Brief shots of crimes being carried out are interspersed with rapid cuts to the Furies and human skulls laughing or perhaps snarling, the whole sequence something that would have seemed at home in a Carl Dreyer or Luis Brunuel film.
From this sequence, we go to the offices of criminal defence lawyer Lee Gentry, high above the city where he looks down at the people in the street and wonders how all those people can bear to continue living in this horrible world. It's a strange scene of introspection for a character mostly portrayed as a ruthless, diabolical advocate for villains. In the same scene, his secretary actually tells him he's "too nice" as he describes the difficulty he has breaking up with his girlfriend. He thanks his secretary but says, "Fortunately for yourself, I've never been in love with you. In love, I am a monster."
He says the normal acts of affection like hand-holding and kissing aren't enough--he wants to become intimate with the personalities of the women he loves so, he says, when he loses interest the women seem to feel like wives whose husbands are leaving them. Claude Rains plays Gentry and he does a brilliant job in many scenes, like this one, where his character would seem to be presented as a kind of two dimensional villain that would satisfy the Hays office and yet, to anyone with a slightly more complex view of human nature, Gentry is a man who punishes himself with an unfair self-image and it's this unfair self-image that leads him to make mistakes later on.
The press and law enforcement blame him for getting criminals off the hook in the courtroom and yet the film crucially never explicitly says any of Gentry's clients are actually guilty. Meanwhile, later in the film a man is clearly condemned by false notions on the part of law enforcement, but because the film on its most superficial layer had set up that character as a villain, his punishment by law enforcement is portrayed as right, the vengeance of the Furies in a very subtle mockery of code morality.
In a really amazing tangle of moral layers, Gentry is made afraid of capture himself for the murder of a woman he had in fact been trying to save from suicide. When he finds himself alone with her on the floor, a gunshot wound in her head and he holding the gun, he actually splits into two characters, a panicking corporeal Gentry and a smiling and cool translucent Gentry who, like a devil on his shoulder, walks him through the careful steps of removing pieces of evidence from the crime scene.
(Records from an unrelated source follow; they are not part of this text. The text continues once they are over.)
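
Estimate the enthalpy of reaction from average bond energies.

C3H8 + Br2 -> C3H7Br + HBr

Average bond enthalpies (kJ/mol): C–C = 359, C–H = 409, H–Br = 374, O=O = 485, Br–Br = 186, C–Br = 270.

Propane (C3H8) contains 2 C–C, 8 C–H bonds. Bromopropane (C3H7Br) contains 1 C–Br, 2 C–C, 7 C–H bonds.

Bonds broken (reactants):
  Br–Br: 1 × 186 = 186
  C–C: 2 × 359 = 718
  C–H: 8 × 409 = 3272
  Σ(broken) = 4176 kJ
Bonds formed (products):
  C–Br: 1 × 270 = 270
  C–C: 2 × 359 = 718
  C–H: 7 × 409 = 2863
  H–Br: 1 × 374 = 374
  Σ(formed) = 4225 kJ
ΔH = Σ(broken) − Σ(formed) = 4176 − 4225 = −49 kJ

ΔH ≈ −49 kJ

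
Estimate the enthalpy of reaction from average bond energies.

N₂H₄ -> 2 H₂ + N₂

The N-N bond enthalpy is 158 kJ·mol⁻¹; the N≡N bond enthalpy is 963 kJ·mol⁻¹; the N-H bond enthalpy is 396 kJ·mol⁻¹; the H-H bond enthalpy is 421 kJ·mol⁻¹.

ΔH ≈ −63 kJ

Bonds broken (reactants):
  N-H: 4 × 396 = 1584
  N-N: 1 × 158 = 158
  Σ(broken) = 1742 kJ
Bonds formed (products):
  H-H: 2 × 421 = 842
  N≡N: 1 × 963 = 963
  Σ(formed) = 1805 kJ
ΔH = Σ(broken) − Σ(formed) = 1742 − 1805 = −63 kJ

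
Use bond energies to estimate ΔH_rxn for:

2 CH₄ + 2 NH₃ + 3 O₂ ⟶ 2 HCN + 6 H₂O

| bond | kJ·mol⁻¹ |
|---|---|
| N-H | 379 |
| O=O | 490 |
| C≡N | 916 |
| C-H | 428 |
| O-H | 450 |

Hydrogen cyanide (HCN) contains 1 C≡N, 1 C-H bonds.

Bonds broken (reactants):
  C-H: 8 × 428 = 3424
  N-H: 6 × 379 = 2274
  O=O: 3 × 490 = 1470
  Σ(broken) = 7168 kJ
Bonds formed (products):
  C≡N: 2 × 916 = 1832
  C-H: 2 × 428 = 856
  O-H: 12 × 450 = 5400
  Σ(formed) = 8088 kJ
ΔH = Σ(broken) − Σ(formed) = 7168 − 8088 = −920 kJ

ΔH ≈ −920 kJ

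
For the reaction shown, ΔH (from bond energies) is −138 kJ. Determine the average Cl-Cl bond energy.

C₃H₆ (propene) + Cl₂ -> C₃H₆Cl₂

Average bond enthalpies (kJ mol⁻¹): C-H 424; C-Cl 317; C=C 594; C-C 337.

Let D be the Cl-Cl bond energy.
Σ(broken) = 1×337 + 6×424 + 1×594 + 1×D = 3475 + D
Σ(formed) = 2×337 + 2×317 + 6×424 = 3852
ΔH = Σ(broken) − Σ(formed) = (3475 + D) − (3852) = −377 + D
Setting this equal to −138 kJ gives D = 239 kJ/mol.

D(Cl-Cl) ≈ 239 kJ/mol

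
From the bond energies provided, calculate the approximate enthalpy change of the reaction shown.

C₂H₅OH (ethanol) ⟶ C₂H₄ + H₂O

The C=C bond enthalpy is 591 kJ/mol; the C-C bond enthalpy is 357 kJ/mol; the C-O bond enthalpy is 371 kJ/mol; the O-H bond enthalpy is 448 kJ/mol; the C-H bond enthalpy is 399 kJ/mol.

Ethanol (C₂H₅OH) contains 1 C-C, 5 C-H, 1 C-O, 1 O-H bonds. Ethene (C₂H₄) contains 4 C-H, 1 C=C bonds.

Bonds broken (reactants):
  C-C: 1 × 357 = 357
  C-H: 5 × 399 = 1995
  C-O: 1 × 371 = 371
  O-H: 1 × 448 = 448
  Σ(broken) = 3171 kJ
Bonds formed (products):
  C-H: 4 × 399 = 1596
  C=C: 1 × 591 = 591
  O-H: 2 × 448 = 896
  Σ(formed) = 3083 kJ
ΔH = Σ(broken) − Σ(formed) = 3171 − 3083 = +88 kJ

ΔH ≈ +88 kJ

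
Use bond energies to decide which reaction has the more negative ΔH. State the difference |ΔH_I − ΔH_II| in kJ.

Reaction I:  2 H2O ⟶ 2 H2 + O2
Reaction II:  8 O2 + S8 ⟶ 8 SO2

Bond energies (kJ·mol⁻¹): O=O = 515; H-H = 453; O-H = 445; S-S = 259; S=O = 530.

Reaction II, by 2647 kJ

Reaction I:
  Bonds broken (reactants):
    O-H: 4 × 445 = 1780
    Σ(broken) = 1780 kJ
  Bonds formed (products):
    H-H: 2 × 453 = 906
    O=O: 1 × 515 = 515
    Σ(formed) = 1421 kJ
  ΔH_I = 1780 − 1421 = +359 kJ
Reaction II:
  Bonds broken (reactants):
    O=O: 8 × 515 = 4120
    S-S: 8 × 259 = 2072
    Σ(broken) = 6192 kJ
  Bonds formed (products):
    S=O: 16 × 530 = 8480
    Σ(formed) = 8480 kJ
  ΔH_II = 6192 − 8480 = −2288 kJ
ΔH_I − ΔH_II = +2647 kJ, so reaction II has the more negative ΔH; |ΔH_I − ΔH_II| = 2647 kJ.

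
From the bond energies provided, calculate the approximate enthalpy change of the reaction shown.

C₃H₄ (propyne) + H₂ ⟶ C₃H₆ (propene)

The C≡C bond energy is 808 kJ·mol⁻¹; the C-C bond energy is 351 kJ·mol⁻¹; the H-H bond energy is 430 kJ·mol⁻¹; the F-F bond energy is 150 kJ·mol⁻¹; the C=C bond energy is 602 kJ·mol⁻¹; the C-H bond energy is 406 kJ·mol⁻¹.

ΔH ≈ −176 kJ

Bonds broken (reactants):
  C≡C: 1 × 808 = 808
  C-C: 1 × 351 = 351
  C-H: 4 × 406 = 1624
  H-H: 1 × 430 = 430
  Σ(broken) = 3213 kJ
Bonds formed (products):
  C-C: 1 × 351 = 351
  C-H: 6 × 406 = 2436
  C=C: 1 × 602 = 602
  Σ(formed) = 3389 kJ
ΔH = Σ(broken) − Σ(formed) = 3213 − 3389 = −176 kJ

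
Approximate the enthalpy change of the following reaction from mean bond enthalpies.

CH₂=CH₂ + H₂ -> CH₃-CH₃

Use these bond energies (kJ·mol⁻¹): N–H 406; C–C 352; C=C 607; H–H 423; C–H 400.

Bonds broken (reactants):
  C–H: 4 × 400 = 1600
  C=C: 1 × 607 = 607
  H–H: 1 × 423 = 423
  Σ(broken) = 2630 kJ
Bonds formed (products):
  C–C: 1 × 352 = 352
  C–H: 6 × 400 = 2400
  Σ(formed) = 2752 kJ
ΔH = Σ(broken) − Σ(formed) = 2630 − 2752 = −122 kJ

ΔH ≈ −122 kJ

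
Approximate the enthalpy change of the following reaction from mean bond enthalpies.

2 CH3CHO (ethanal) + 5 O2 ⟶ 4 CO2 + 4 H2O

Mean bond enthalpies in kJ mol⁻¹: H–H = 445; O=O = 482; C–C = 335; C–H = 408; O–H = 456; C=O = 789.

Bonds broken (reactants):
  C–C: 2 × 335 = 670
  C–H: 8 × 408 = 3264
  C=O: 2 × 789 = 1578
  O=O: 5 × 482 = 2410
  Σ(broken) = 7922 kJ
Bonds formed (products):
  C=O: 8 × 789 = 6312
  O–H: 8 × 456 = 3648
  Σ(formed) = 9960 kJ
ΔH = Σ(broken) − Σ(formed) = 7922 − 9960 = −2038 kJ

ΔH ≈ −2038 kJ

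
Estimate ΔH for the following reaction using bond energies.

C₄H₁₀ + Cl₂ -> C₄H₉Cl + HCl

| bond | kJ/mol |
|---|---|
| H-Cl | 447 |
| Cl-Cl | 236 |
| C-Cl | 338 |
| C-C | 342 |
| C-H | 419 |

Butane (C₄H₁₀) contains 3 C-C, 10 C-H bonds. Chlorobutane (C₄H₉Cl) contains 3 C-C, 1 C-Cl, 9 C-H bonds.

Bonds broken (reactants):
  C-C: 3 × 342 = 1026
  C-H: 10 × 419 = 4190
  Cl-Cl: 1 × 236 = 236
  Σ(broken) = 5452 kJ
Bonds formed (products):
  C-C: 3 × 342 = 1026
  C-Cl: 1 × 338 = 338
  C-H: 9 × 419 = 3771
  H-Cl: 1 × 447 = 447
  Σ(formed) = 5582 kJ
ΔH = Σ(broken) − Σ(formed) = 5452 − 5582 = −130 kJ

ΔH ≈ −130 kJ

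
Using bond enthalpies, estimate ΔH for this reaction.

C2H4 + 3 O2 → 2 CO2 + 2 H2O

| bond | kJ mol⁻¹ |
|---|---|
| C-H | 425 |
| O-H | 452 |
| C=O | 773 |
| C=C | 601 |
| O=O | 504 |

ΔH ≈ −1087 kJ

Bonds broken (reactants):
  C-H: 4 × 425 = 1700
  C=C: 1 × 601 = 601
  O=O: 3 × 504 = 1512
  Σ(broken) = 3813 kJ
Bonds formed (products):
  C=O: 4 × 773 = 3092
  O-H: 4 × 452 = 1808
  Σ(formed) = 4900 kJ
ΔH = Σ(broken) − Σ(formed) = 3813 − 4900 = −1087 kJ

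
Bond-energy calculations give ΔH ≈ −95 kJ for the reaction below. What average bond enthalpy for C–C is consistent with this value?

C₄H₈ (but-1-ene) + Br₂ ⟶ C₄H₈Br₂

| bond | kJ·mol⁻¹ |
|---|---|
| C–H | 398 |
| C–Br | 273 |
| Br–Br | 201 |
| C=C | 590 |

Let D be the C–C bond energy.
Σ(broken) = 1×201 + 2×D + 8×398 + 1×590 = 3975 + 2D
Σ(formed) = 2×273 + 3×D + 8×398 = 3730 + 3D
ΔH = Σ(broken) − Σ(formed) = (3975 + 2D) − (3730 + 3D) = +245 − D
Setting this equal to −95 kJ gives D = 340 kJ/mol.

D(C–C) ≈ 340 kJ/mol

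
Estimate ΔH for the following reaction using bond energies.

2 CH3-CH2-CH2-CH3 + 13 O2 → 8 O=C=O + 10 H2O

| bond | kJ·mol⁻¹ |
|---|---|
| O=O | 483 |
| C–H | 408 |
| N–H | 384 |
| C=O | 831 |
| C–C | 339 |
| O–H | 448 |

Bonds broken (reactants):
  C–C: 6 × 339 = 2034
  C–H: 20 × 408 = 8160
  O=O: 13 × 483 = 6279
  Σ(broken) = 16473 kJ
Bonds formed (products):
  C=O: 16 × 831 = 13296
  O–H: 20 × 448 = 8960
  Σ(formed) = 22256 kJ
ΔH = Σ(broken) − Σ(formed) = 16473 − 22256 = −5783 kJ

ΔH ≈ −5783 kJ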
The ghostly Gentry is his courtroom persona, the devil created as much by the press and the cops who hate him as he is by Gentry himself. Or rather, and this is really great, its Gentry's perception of their perception. This very nice man is on some level ashamed of this image and yet he also tries to own it, to take pride in it. Rains shows this by giving the persona an even more broadly villainous air than Prince John in The Adventures of Robin Hood.
As fate creates a path for Gentry that brings his psyche to a breaking point he actually even mentions the Furies in dialogue. This broad, unforgiving morality of America, this frantic and relentless drive to figure out a Right that no-one knows while being afraid that other people know. The twisted nature of morality that films noir would brilliantly undermine for decades to come.